Fino ad oggi vescovo ausiliare della città siciliana dello Stretto, dove è stato anche segretario particolare dell'arcivescovo Giovanni Marra
Il nuovo vescovo di Locri arriva da Messina: è mons. Cesare Di PietroIl nuovo vescovo di Locri-Gerace è mons. Cesare Di Pietro. Viene dalla riva siciliana dello Stretto, essendo messinese e, finora, vescovo ausiliare dell’arcidiocesi di Messina-Lipari-Santa Lucia del Mela. Ha 62 anni: dopo la laurea in Giurisprudenza, a 27 è entrato in seminario; a 33 è diventato sacerdote, a 54 vescovo.

Della sua fitta biografia, due dati colpiscono l’attenzione forse più di altri. Il primo, l’impegno, da laico, in Azione Cattolica, dove per sei anni ha ricoperto l’incarico di Vice Presidente diocesano per il Settore Giovani. Il secondo, la nomina da parte della CEI nel 2022 quale Consigliere spirituale nazionale del GRIS, il Gruppo di Ricerca e Informazione Socio-religiosa che si occupa del rapporto tra la Chiesa e i gruppi religiosi non cristiani. Nell’ambito della Conferenza Episcopale Italiana, attualmente è Delegato per l’Ecumenismo e il Dialogo Interreligioso.

L’annuncio dell’arrivo in Calabria di mons. Di Pietro è stato dato, secondo tradizione, in perfetto sincronismo con l’uscita del Bollettino Ufficiale della Santa Sede, alle ore 12:00, contemporaneamente nella Cattedrale di Messina e in quella di Locri. Qui, a leggere la bolla papale della nomina è stato mons. Francesco Oliva, il vescovo uscente per raggiunti limiti di età il quale fino all’all’insediamento, tra un mese circa, del nuovo pastore, fungerà da amministratore apostolico di questa antichissima sede vescovile calabrese, che con raro equilibrio e profonda saggezza ha guidato per 12 anni.
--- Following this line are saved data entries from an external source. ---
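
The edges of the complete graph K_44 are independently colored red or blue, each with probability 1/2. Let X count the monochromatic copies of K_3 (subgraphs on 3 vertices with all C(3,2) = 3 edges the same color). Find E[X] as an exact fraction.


Let X = Σ_S X_S over the C(44, 3) = 13244 subsets S of size 3, where X_S = 1 if the K_3 on S is monochromatic.
For a fixed S, the K_3 on S has C(3, 2) = 3 edges. P[all 3 edges red] = (1/2)^3, and likewise for blue, so P[monochromatic] = 2·(1/2)^3 = 2^{1 − 3} = 1/4.
By linearity: E[X] = C(44, 3) · 2^{1 − 3} = 13244 · 1/4 = 3311.
Numerically: E[X] ≈ 3311.00000.

E[X] = C(44,3)·2^(1−C(3,2)) = 3311 ≈ 3311.00000.


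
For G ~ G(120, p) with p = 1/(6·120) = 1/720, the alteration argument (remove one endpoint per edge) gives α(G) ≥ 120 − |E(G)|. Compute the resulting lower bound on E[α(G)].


E[|E(G)|] = C(120, 2)·p = 7140 · (1/720) = 119/12.
E[α(G)] ≥ n − E[|E(G)|] = 120 − 119/12 = 1321/12.
Numerically: ≈ 110.083333.
(This is only a lower bound; the true E[α(G)] may be larger.)

E[α(G)] ≥ 1321/12 ≈ 110.083333.


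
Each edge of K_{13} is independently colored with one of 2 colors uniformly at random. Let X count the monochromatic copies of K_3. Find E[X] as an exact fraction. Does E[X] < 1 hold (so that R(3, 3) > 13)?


E[X] = C(13, 3) · 2^{1 − 3} = 286 · 2^{−2} = 286/4.
As a reduced fraction: E[X] = 143/2 ≈ 71.500000.
Is E[X] < 1? NO.
Since E[X] ≥ 1, the first-moment bound is inconclusive at n = 13; it does NOT by itself certify R(3, 3) > 13.

E[X] = 143/2 ≈ 71.500000; E[X] ≥ 1; first-moment method inconclusive here.


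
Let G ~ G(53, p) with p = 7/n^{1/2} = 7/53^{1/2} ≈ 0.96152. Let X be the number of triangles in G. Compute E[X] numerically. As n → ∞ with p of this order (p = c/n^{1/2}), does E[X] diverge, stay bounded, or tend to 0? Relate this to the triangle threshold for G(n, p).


Number of potential triangles: C(53, 3) = 23426.
Each occurs with probability p³ ≈ (0.96152)³ ≈ 8.8895610e-01.
By linearity: E[X] = C(53, 3)·p³ ≈ 23426 · 8.8895610e-01 ≈ 20824.68566.
Since α = 1/2 < 1, p = c/n^{1/2} ≫ 1/n is above the triangle threshold p ~ 1/n. Asymptotically E[X] ~ (c³/6)·n^{3(1−α)} = (7³/6)·n^{1.5} → ∞; triangles are abundant w.h.p.

E[X] ≈ 20824.68566; in regime p = Θ(1/n^{1/2}) E[X] diverges (above the triangle threshold p ~ 1/n).


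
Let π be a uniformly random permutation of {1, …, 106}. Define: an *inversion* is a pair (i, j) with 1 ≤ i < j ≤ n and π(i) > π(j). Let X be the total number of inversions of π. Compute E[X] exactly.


Write X = Σ X_I over the C(106, 2) = 5565 pairs i < j, with X_I the indicator of one inversion.
There are 5565 indicators.
For each fixed pair i < j, the values π(i) and π(j) are two distinct elements of {1, …, 106} in uniformly random order; by symmetry P[π(i) > π(j)] = 1/2.
By linearity: E[X] = 5565 · (1/2) = C(106, 2) · (1/2) = 5565/2 = 5565/2 ≈ 2782.50000.

E[X] = 5565/2 = 2782.50000.


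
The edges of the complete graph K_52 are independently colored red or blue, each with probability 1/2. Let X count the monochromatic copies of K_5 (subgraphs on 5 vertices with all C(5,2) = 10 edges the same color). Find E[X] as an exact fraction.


Let X = Σ_S X_S over the C(52, 5) = 2598960 subsets S of size 5, where X_S = 1 if the K_5 on S is monochromatic.
For a fixed S, the K_5 on S has C(5, 2) = 10 edges. P[all 10 edges red] = (1/2)^10, and likewise for blue, so P[monochromatic] = 2·(1/2)^10 = 2^{1 − 10} = 1/512.
Summing: E[X] = C(52, 5) · 2^{1 − 10} = 2598960 · 1/512 = 162435/32.
Numerically: E[X] ≈ 5076.093750.

E[X] = C(52,5)·2^(1−C(5,2)) = 162435/32 ≈ 5076.093750.


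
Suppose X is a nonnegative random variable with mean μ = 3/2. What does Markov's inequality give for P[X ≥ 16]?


μ = E[X] = 3/2, a = 16.
Markov: P[X ≥ 16] ≤ μ/a = (3/2)/16 = 3/32.
Numerically: ≈ 0.094.
(Since a = 16 > μ = 1.500, the bound 3/32 is < 1 and informative.)

P[X ≥ 16] ≤ 3/32 ≈ 0.094.


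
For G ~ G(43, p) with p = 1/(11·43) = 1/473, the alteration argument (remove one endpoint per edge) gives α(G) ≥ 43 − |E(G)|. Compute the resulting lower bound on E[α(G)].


E[|E(G)|] = C(43, 2)·p = 903 · (1/473) = 21/11.
E[α(G)] ≥ n − E[|E(G)|] = 43 − 21/11 = 452/11.
Numerically: ≈ 41.090909.
(This is only a lower bound; the true E[α(G)] may be larger.)

E[α(G)] ≥ 452/11 ≈ 41.090909.


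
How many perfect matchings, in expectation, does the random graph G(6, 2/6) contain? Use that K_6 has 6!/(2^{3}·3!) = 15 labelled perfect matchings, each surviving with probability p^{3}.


K_6 has 6!/(2^{3}·3!) = 15 labelled perfect matchings.
For each such perfect matching H, let X_H = 1 if all 3 edges of H are present in G. Then P[X_H = 1] = p^{3} = (1/3)^{3} = 1/27.
By linearity of expectation: E[X] = Σ_H E[X_H] = 15 · p^{3} = 15 · 1/27 = 5/9.
Numerically: E[X] ≈ 0.5556.

E[X] = 15 · (1/3)^{3} = 5/9 ≈ 0.5556.


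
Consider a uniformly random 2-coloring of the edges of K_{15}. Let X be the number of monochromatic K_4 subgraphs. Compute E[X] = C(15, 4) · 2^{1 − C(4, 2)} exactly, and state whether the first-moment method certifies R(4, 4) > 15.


E[X] = C(15, 4) · 2^{1 − 6} = 1365 · 2^{−5} = 1365/32.
As a reduced fraction: E[X] = 1365/32 ≈ 42.6562500.
Is E[X] < 1? NO.
Since E[X] ≥ 1, the first-moment bound is inconclusive at n = 15; it does NOT by itself certify R(4, 4) > 15.

E[X] = 1365/32 ≈ 42.6562500; E[X] ≥ 1; first-moment method inconclusive here.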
Dal canto suo, mons. Di Pietro ha, tra l’altro, ricordato il momento in cui il Nunzio Apostolico gli ha comunicato la volontà di Papa Leone XIV: era l’11 maggio scorso, mentre la Locride a Placanica celebrava Nostra Signora dello Scoglio “… così il mio cuore – ha sottolineato il presule – si è subito orientato verso la nuova missione”.
In quella regione – aggiungiamo noi – che il nuovo vescovo di Locri-Gerace ha finora guardato con gli occhi ed il cuore di una figura di spicco della Chiesa italiana, quale è stato mons. Giovanni Marra (1931-2018), calabrese di Cinquefrondi, che lo ha ordinato sacerdote e del quale è stato segretario particolare negli anni centrali (dal 1999 al 2005) del suo mandato di arcivescovo di Messina, nella cui cattedrale è sepolto. Dal Cielo, mons. Marra starà benedicendo, felice, questa doppia corsia di un “Ponte sullo Stretto” tutto spirituale, ma non per questo meno solido.